Up until a few years ago, Black Library put out an impressive range of audio dramas. With a full cast and sound effects, they were a unique format that really put the listener into the heart of the action. they were also my only foray into the audio format. Those audio dramas appear to have been discontinued, which is a real shame, but Black Library are still releasing more traditional audiobooks. Having been pulled back into Star Wars by the audio format, I decided to take a punt with a more grimdark offering. And where better to start than with one of only two novels I am yet to read by one of my favourite Black Library authors?

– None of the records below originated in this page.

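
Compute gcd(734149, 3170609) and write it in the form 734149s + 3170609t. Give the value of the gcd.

Apply Euclid's algorithm to 3170609 and 734149:
3170609 = 4×734149 + 234013
734149 = 3×234013 + 32110
234013 = 7×32110 + 9243
32110 = 3×9243 + 4381
9243 = 2×4381 + 481
4381 = 9×481 + 52
481 = 9×52 + 13
52 = 4×13 + 0
gcd(734149, 3170609) = 13.
Working backward:
13 = 481 − 9·52
13 = −9·4381 + 82·481
13 = 82·9243 − 173·4381
13 = −173·32110 + 601·9243
13 = 601·234013 − 4380·32110
13 = −4380·734149 + 13741·234013
13 = 13741·3170609 − 59344·734149
So 13 = (13741)·3170609 + (-59344)·734149.

13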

The good news is that Justin D Hill brings the same overwhelming sense of tragedy to the corridors of Necromunda as he does to the battlefields of Cadia. More than any other corner of the Warhammer 40,000 universe, Necromunda drives home what it is to be an average citizen in the grim dark future. Here is a city of unimaginable depth and population, where fighting between gangs and noble houses are constant, and inseparable. Now, this is a microcosm of the larger Warhammer setting in more than one way. On the one hand, it is the dark fate that could befall any planet left to rot by imperial excesses. On the other, it has small scale warfare because the game it simulates is more squad-based than the massed battles of Warhammer 40,000 in general. Either way, it’s fertile breeding ground for conflict. And conflict drives many of the best stories.

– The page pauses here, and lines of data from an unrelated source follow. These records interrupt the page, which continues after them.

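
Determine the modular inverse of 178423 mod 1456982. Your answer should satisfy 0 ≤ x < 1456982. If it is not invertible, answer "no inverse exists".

1113239

Run Euclid on (1456982, 178423):
1456982 = 8×178423 + 29598
178423 = 6×29598 + 835
29598 = 35×835 + 373
835 = 2×373 + 89
373 = 4×89 + 17
89 = 5×17 + 4
17 = 4×4 + 1
4 = 4×1 + 0
The gcd is 1. Working backward:
1 = 17 − 4·4
1 = −4·89 + 21·17
1 = 21·373 − 88·89
1 = −88·835 + 197·373
1 = 197·29598 − 6983·835
1 = −6983·178423 + 42095·29598
1 = 42095·1456982 − 343743·178423
Hence 178423⁻¹ ≡ -343743 ≡ 1113239 (mod 1456982).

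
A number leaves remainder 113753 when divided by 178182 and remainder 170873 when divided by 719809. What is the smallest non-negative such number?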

In spite of all this setup – the opening act spends some time introducing various characters and factions – Brielle’s journey through the Underhive is largely a solitary one. Most of the novel is a travelogue of sorts. Each act chronicling her arrival in a new region of the great city. Of course, each one has its own threats and enemies. This gives the book a curiously episodic feel. Brielle’s first contact with the Underhive, and a man named Dahong, is possibly some of the most stomach-churningly depressing materiel ever put to Black Library paper. It’s a rough section for both Brielle and the listener, but it’s an interesting choice to have the protagonist’s lowest ebb come about so early in the story. From here, Brielle becomes more active, seeking out Goliaths, spider cultists, and of course, the man who killed her mother.
I’m a traditionalist whop prefers old fashioned print to audio, so when I listen to an audiobook, I want something I can’t get from ink on a page. Terminal Overkill is a purely narrative audiobook, with no sound effects of music, both of which I admit I was hoping for. But there are parts of the text that work better in audio than on paper. Moments where Brielle addresses the listener directly. ‘Look here. This is where I was wounded.‘ Bringing the listener into the story is a great way of making audiobooks more engaging.

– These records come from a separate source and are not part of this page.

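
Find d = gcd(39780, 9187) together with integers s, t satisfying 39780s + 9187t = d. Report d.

1

Apply Euclid's algorithm to 39780 and 9187:
39780 = 4×9187 + 3032
9187 = 3×3032 + 91
3032 = 33×91 + 29
91 = 3×29 + 4
29 = 7×4 + 1
4 = 4×1 + 0
gcd(39780, 9187) = 1.
Working backward:
1 = 29 − 7·4
1 = −7·91 + 22·29
1 = 22·3032 − 733·91
1 = −733·9187 + 2221·3032
1 = 2221·39780 − 9617·9187
So 1 = (2221)·39780 + (-9617)·9187.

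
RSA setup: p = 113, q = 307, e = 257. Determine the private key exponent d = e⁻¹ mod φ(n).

φ(n) = (p−1)(q−1) = 112·306 = 34272.
Need d with 257·d ≡ 1 (mod 34272). Apply the extended Euclidean algorithm:
34272 = 133·257 + 91
257 = 2·91 + 75
91 = 1·75 + 16
75 = 4·16 + 11
16 = 1·11 + 5
11 = 2·5 + 1
5 = 5·1 + 0
Back-substitute:
1 = 11 − 2·5
1 = −2·16 + 3·11
1 = 3·75 − 14·16
1 = −14·91 + 17·75
1 = 17·257 − 48·91
1 = −48·34272 + 6401·257
So 257·6401 ≡ 1 (mod 34272), hence d = 6401.

6401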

Of course, I would be remiss not to mention the narrator herself. Any audiobook is made or broken by the narrator. This is even more true in first-person narratives. Put simply, Emma Noakes is a great performer, bringing Brielle to life in a way no voice in my head ever could. The various creatures and characters of Necromunda each have their own twisted voice too, but it’s Brielle’s that carries you through it all. As I listened, I was surprised by how much time the book covers, but Noakes is equally at home with the broken and jaded Brielle of the later acts as she is with the infant seen in flashbacks.
I still have reservations about the audiobook form (the lack of control over the pacing is foremost among them), but Terminal Overkill is a strong slice of darkness from a city on the edge of chaos.